Episodes
Monday Mar 04, 2019
Black Agenda Radio - 03.04.19
Monday Mar 04, 2019
Monday Mar 04, 2019
Welcome to the radio magazine that brings you news, commentary and analysis from a Black Left perspective. I’m Glen Ford, along with my co-host Nellie Bailey. Coming up: Both Republicans and Democrats in the US claim it’s alright to threaten Venezuela with invasion, because its not a democracy. But we’ll talk with a veteran Black activist who was an official observer of democracy in action in Venezuela. And, a call for the abolition of poverty, by getting rid of the class that is hoarding all the wealth.
Angela Davis, the human rights activist, was initially disinvited from an event of the Civil Rights Institute in Birmingham, Alabama, Davis’s home town, apparently because of her support for Palestinian rights.
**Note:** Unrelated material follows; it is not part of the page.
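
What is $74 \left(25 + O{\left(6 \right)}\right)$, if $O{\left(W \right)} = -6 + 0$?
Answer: $1406$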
The month before, CNN fired Mark Lamont Hill for supporting Palestinians in a speech at the United Nations. We spoke with Michael Fischbach, a professor of history at Randolph-Macon College and author of a new book titled “Black Power and Palestine.” Fischbach says Black American empathy with Palestinians and Arabs is nothing new.
The South American nation of Venezuela has held more elections in the past 20 years than any other nation in the western hemisphere, and maybe the entire world. But the corporate media and both political parties in the United States insist that Venezuela’s socialist government is a dictatorship. President Trump has seized billions in Venezuelan assets, and is threatening military action. In Greenville, South Carolina, Efia Nwangaza is a people’s lawyer and director of the Malcolm X Center for Self-Determination. Nwangaza was among the international observers that have verified all of Venezuela’s elections as free and fair.
The popular backlash against deepening economic inequality gets more intense by the day. William Anderson is co-author of a book titled, “As Black as Resistance: Finding Conditions for Liberation.” In an article in Truthout, Anderson said it’s time to heed Dr. Martin Luther King’s call for the abolition of poverty.